Seungwoo melepaskan tangan Hanse, tetapi dia yang masuk ke dalam kamar duluan dan Hanse di belakangnya hanya bisa mengusap wajah, lalu memilih menutup pintu tanpa masuk. Seungwoo menemukan Subin yang menyumpal telinganya dengan earphone wireless berwarna hitam, tengah memandang laptop dan di pangkuannya ada pentab.
Membuat Seungwoo kesal karena Subin tengah sakit masih saja bekerja dan sebelah tangannya yang tidak memegang apa pun, menutup laptop dan Subin mendecih. Menoleh sembari berkata, "Apaan sih? Sudah beli...."
Meski ucapan Subin tidak selesai dan dia berusaha memasang wajah datar.
"Lepas dulu," Seungwoo mengetuk pelan earphone wireless dan Subin menurut. Setelah earphone wireless itu berada di leher, Seungwoo menyodorkan kotak yang ada di tangan satunya, "ini pie-mu."
"Thanks."
Tidak ada perkataan apa pun. Subin menarik bungkusan plastik berisi pisau serta garpu yang terselip di pita, membuka pita ungu yang menghiasi kotak kue dan membuka kotak bagian atas. Mengambil garpu plastik yang disediakan dan mulai makan kuenya.
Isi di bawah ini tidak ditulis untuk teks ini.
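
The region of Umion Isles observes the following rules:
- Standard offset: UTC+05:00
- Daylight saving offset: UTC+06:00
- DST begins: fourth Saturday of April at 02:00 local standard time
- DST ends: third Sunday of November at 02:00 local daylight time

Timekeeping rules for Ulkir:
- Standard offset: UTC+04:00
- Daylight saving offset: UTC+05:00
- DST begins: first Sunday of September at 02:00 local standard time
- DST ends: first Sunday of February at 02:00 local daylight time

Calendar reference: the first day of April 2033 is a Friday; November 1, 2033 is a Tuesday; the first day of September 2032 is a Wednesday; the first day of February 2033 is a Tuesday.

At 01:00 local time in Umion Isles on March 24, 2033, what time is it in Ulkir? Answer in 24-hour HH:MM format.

1 April 2033 is a Friday, so the first Saturday is April 2 and the fourth is April 23.
1 November 2033 is a Tuesday, so the first Sunday is November 6 and the third is November 20.
March 24, 2033 is outside the daylight-saving period (23 April – 20 November), so Umion Isles is on standard time, UTC+05:00.
01:00 Umion Isles − 5h = 20:00 UTC (rolling into the previous day, 23 March 2033).
1 September 2032 is a Wednesday, so the first Sunday is September 5.
1 February 2033 is a Tuesday, so the first Sunday is February 6.
At the standard offset (UTC+04:00), 20:00 UTC + 4h = 00:00 Ulkir standard time (rolling into the next day, 24 March 2033).
The standard-time date in Ulkir, March 24, 2033, is outside the daylight-saving period (5 September 2032 – 6 February 2033), so Ulkir is on standard time, UTC+04:00.
20:00 UTC + 4h = 00:00 Ulkir (rolling into the next day, 24 March 2033).

00:00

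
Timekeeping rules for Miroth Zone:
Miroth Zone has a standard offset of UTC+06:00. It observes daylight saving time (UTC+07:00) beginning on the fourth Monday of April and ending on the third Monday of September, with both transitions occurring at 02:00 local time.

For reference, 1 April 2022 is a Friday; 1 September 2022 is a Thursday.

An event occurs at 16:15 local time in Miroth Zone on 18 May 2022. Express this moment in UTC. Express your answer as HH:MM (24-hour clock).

1 April 2022 is a Friday, so the first Monday is April 4 and the fourth is April 25.
1 September 2022 is a Thursday, so the first Monday is September 5 and the third is September 19.
Daylight saving runs 25 April – 19 September; 18 May 2022 is inside that window, so Miroth Zone is at UTC+07:00.
16:15 local − 7h = 09:15 UTC.

09:15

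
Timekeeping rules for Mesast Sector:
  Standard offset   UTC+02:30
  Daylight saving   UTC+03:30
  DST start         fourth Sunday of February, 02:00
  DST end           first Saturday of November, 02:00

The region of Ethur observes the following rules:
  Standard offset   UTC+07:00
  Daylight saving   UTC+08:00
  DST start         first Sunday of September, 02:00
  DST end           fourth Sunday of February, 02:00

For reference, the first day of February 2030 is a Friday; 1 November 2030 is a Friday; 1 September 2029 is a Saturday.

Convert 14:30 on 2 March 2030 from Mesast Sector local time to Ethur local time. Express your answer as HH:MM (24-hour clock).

18:00

1 February 2030 is a Friday, so the first Sunday is February 3 and the fourth is February 24.
1 November 2030 is a Friday, so the first Saturday is November 2.
2 March 2030 lies within the daylight-saving period (24 February – 2 November), so Mesast Sector is on daylight time, UTC+03:30.
14:30 Mesast Sector − 3h30m = 11:00 UTC.
1 September 2029 is a Saturday, so the first Sunday is September 2.
1 February 2030 is a Friday, so the first Sunday is February 3 and the fourth is February 24.
At the standard offset (UTC+07:00), 11:00 UTC + 7h = 18:00 Ethur standard time.
The standard-time date in Ethur, 2 March 2030, does not fall between 2 September 2029 and 24 February 2030, so daylight saving is not in effect and Ethur is at UTC+07:00.
11:00 UTC + 7h = 18:00 Ethur.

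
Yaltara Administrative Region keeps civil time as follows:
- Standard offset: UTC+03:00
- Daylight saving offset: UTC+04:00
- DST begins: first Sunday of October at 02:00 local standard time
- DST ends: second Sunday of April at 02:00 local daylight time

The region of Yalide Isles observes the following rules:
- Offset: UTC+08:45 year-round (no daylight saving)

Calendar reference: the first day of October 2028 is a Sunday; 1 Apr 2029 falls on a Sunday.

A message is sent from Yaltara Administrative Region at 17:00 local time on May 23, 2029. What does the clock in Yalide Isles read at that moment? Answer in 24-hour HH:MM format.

1 October 2028 is a Sunday, so the first Sunday is October 1.
1 April 2029 is a Sunday, so the first Sunday is April 1 and the second is April 8.
May 23, 2029 is outside the daylight-saving period (1 October 2028 – 8 April 2029), so Yaltara Administrative Region is on standard time, UTC+03:00.
17:00 Yaltara Administrative Region − 3h = 14:00 UTC.
Yalide Isles has no daylight saving, so its offset is UTC+08:45 year-round.
14:00 UTC + 8h45m = 22:45 Yalide Isles.

22:45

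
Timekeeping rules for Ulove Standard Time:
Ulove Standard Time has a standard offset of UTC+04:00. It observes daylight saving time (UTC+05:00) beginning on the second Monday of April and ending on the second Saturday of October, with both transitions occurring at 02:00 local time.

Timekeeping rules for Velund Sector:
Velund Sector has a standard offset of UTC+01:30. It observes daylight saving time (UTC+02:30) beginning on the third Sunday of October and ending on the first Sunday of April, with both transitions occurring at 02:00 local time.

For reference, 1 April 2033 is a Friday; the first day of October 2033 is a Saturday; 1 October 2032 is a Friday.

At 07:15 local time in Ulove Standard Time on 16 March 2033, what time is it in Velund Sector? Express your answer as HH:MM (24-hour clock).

05:45

1 April 2033 is a Friday, so the first Monday is April 4 and the second is April 11.
1 October 2033 is a Saturday, so the first Saturday is October 1 and the second is October 8.
16 March 2033 does not fall between 11 April and 8 October, so daylight saving is not in effect and Ulove Standard Time is at UTC+04:00.
07:15 Ulove Standard Time − 4h = 03:15 UTC.
1 October 2032 is a Friday, so the first Sunday is October 3 and the third is October 17.
1 April 2033 is a Friday, so the first Sunday is April 3.
At the standard offset (UTC+01:30), 03:15 UTC + 1h30m = 04:45 Velund Sector standard time.
The standard-time date in Velund Sector, 16 March 2033, lies within the daylight-saving period (17 October 2032 – 3 April 2033), so Velund Sector is on daylight time, UTC+02:30.
03:15 UTC + 2h30m = 05:45 Velund Sector.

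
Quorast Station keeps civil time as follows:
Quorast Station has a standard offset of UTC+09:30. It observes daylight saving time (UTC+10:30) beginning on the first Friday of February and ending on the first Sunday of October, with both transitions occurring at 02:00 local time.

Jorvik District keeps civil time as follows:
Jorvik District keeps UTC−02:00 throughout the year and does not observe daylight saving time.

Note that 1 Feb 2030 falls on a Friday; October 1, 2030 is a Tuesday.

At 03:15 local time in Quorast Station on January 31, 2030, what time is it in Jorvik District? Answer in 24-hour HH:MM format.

15:45

1 February 2030 is a Friday, so the first Friday is February 1.
1 October 2030 is a Tuesday, so the first Sunday is October 6.
Daylight saving runs 1 February – 6 October; January 31, 2030 is outside that window, so Quorast Station is on standard time at UTC+09:30.
03:15 Quorast Station − 9h30m = 17:45 UTC (rolling into the previous day, 30 January 2030).
Jorvik District has no daylight saving, so its offset is UTC−02:00 year-round.
17:45 UTC − 2h = 15:45 Jorvik District.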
Pandangannya lurus ke pintu dan Seungwoo tidak tahu harus mengatakan apa, meski hatinya merasa tidak baik-baik saja diabaikan seperti ini.
Rasanya salah, tapi juga tidak tahu yang terasa benar seperti apa?
"Kak Seungwoo," suara Subin akhirnya memecahkan keheningan, meski lelaki itu masih tetap tidak memandang Seungwoo, "kenapa kemari?"
"Kudengar kamu masuk rumah sakit, jadi aku menjenguk."
"Ini masih jam operasional," Subin menelan pie yang sudah dikunyahnya, masih tidak mau menatap Seungwoo, "kasihan Byungchan sendirian di kafe."
"Ada Chan, tidak apa-apa."
"Tapi ini sudah bukan jam shift Byungchan."
Seungwoo tidak mengatakan kalau Byungchan lima hari ini selalu bekerja full time karena khawatir melihatnya yang terus melamun dan Chan yang masih baru belum tentu bisa menghadapi jam ramai pada malam hari.
"Kita...," Seungwoo akhirnya bisa mengatakan sesuatu dan membuat Subin menatapnya, "sebenarnya kita apa?"
"Kakak maunya kita menjadi apa?"
"Aku tidak tahu." Seungwoo menggelengkan kepala dan mengusap wajahnya, frustrasi. "Aku selalu menganggapmu menyebalkan selama dua tahun belakangan, tapi selalu khawatir dengan pesananmu yang selalu sama setiap harinya dan minimal dua gelas."
"Kak Seungwoo...."
"Aku tidak merasa benar sejak kamu sudah berada di depan pintu kafe lalu memutuskan berbalik pergi. Aku tidak merasa benar saat melihat bingkai besar di apartemenmu yang ada dua cincin dan kalimat itu tidak akan dipakai untuk pernikahan kita. Aku tidak merasa benar saat semua orang tahu tentang kita, tapi aku tidak tahu tentangmu."
"Kak...," panggil Subin yang terlihat khawatir karena Seungwoo mengatakan semua yang dipikirkannya tanpa jeda, membuatnya terengah, "napas kak. Aku tidak lari, tidak perlu mengatakannya sekaligus."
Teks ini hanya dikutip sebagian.